Kami berdua berada di pinggiran sawah dengan sepasang ayunan di batang pohon. David mendorong ayunannya.
Sementara aku mengayunkan kedua kakiku senang. Ah sebetulnya, hari ini banyak pikiran yang tak ingin ku tunjukkan pada David. Termasuk kejadian kemarin di rumah sakit.
David menghentikan dorongannya. Ayunan berhenti perlahan. "Kau memikirkan apa?" tanyanya.
Aku hanya menggeleng seraya tersenyum. "Cuma berpikir buat besok. Semoga ujiannya enggak susah," kataku.
"Enggak usah khawatir. Setidaknya kita sudah buat persiapan," katanya. Aku mengangguk mengiyakan. Kali ini, David ikut duduk di ayunan—di sebelahku.
"Aku tau kau mikirin kejadian di rumah sakit kemarin," katanya. Aku menoleh kecil. Dia bisa baca pikiran?!
"Enggak usah di pikirin," sambungnya. Aku menghela napas panjang. Sebenarnya aku tak ada niat untuk mengingat-ingatnya. Sialnya saja, dia selalu muncul tanpa di minta.
Kami berakhir di pinggir danau Toba. Menikmati angin yang terasa lebih sejuk di banding sawah yang kami kunjungi tadi. Ku pandangi langit yang sedikit mendung.
"Dav," panggilku lirih.
"Hm?" David berujar. Sementara pandangannya masih fokus pada gulungan ombak di hadapannya.
"Kau pernah tanya kan, kenapa aku suka puisi?" ujarku. David mengangguk kecil. Dia menatapku sekarang. "Iyaa. Kenapa?" tanyanya.
Aku menarik napasku dalam-dalam. "Karena setiap aku menulis puisi, aku merasa lebih hidup. Dan aku, bisa menemukanmu di antara sajak-sajak terbaik pada puisi yang ku rangkai," kataku.
Hening.
Hanya ada suara ombak. Aku menatap lurus ke depan. Tangan David menyentuh pergelangan tanganku, yang membuatku segera menatapnya. Dia memandangiku dengan sangat dalam.
"Aku bersyukur punya kau, Uli." Kata-kata yang nyaris membuatku jatuh. Di usapnya pelan punggung tanganku. "Bahkan jika semesta tak setuju tentang hubungan kita, aku bakalan jadi orang pertama yang selalu memintamu selalu di sini," katanya tulus.

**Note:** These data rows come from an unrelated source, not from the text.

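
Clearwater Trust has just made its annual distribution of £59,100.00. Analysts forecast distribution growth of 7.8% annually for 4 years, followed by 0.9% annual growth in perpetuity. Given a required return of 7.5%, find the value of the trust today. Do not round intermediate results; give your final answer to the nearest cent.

D_1 = 63709.80000
D_2 = 68679.16440
D_3 = 74036.13922
D_4 = 79810.95808
Terminal value at year 4: TV = D_4×(1+g_2)/(r−g_2) = 80529.25671/0.066 = 1220140.25311
P_0 = D_1/(1+r)^1 + D_2/(1+r)^2 + D_3/(1+r)^3 + D_4/(1+r)^4 + TV/(1+r)^4
    = 59264.93023 + 59430.32074 + 59596.17279 + 59762.48769 + 913641.66793 = 1151695.57939

£1151695.58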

Aku segera membuang pandanganku. Tak kuat jika di tatap berlama-lama oleh David. "Terima kasih sudah bergandeng tangan denganku di jalan yang selama ini selalu ku jalani sendiri, Uli." Dia kembali berucap.
Aku menunduk. Dan ku rasakan David mengangkat daguku.
Aku kembali menatapnya. "Aku .... Aku takut," tuturku. Air mata jatuh begitu saja.
Dia segera mendekapku. Memeluk tubuhku yang gemetar dengan sangat erat. "Aku takut berpisah denganmu," kataku lagi. Bahuku naik turun. David mengelus punggungku yang berhasil memberi rasa tenang.
***
Sebelum kami benar-benar pulang, aku mengajak David bermain air di pinggir danau. Dia sepertinya tak terlalu antusias karena udara dingin, namun aku tetap memaksanya yang membuatnya pada akhirnya mengangguk mengiyakan.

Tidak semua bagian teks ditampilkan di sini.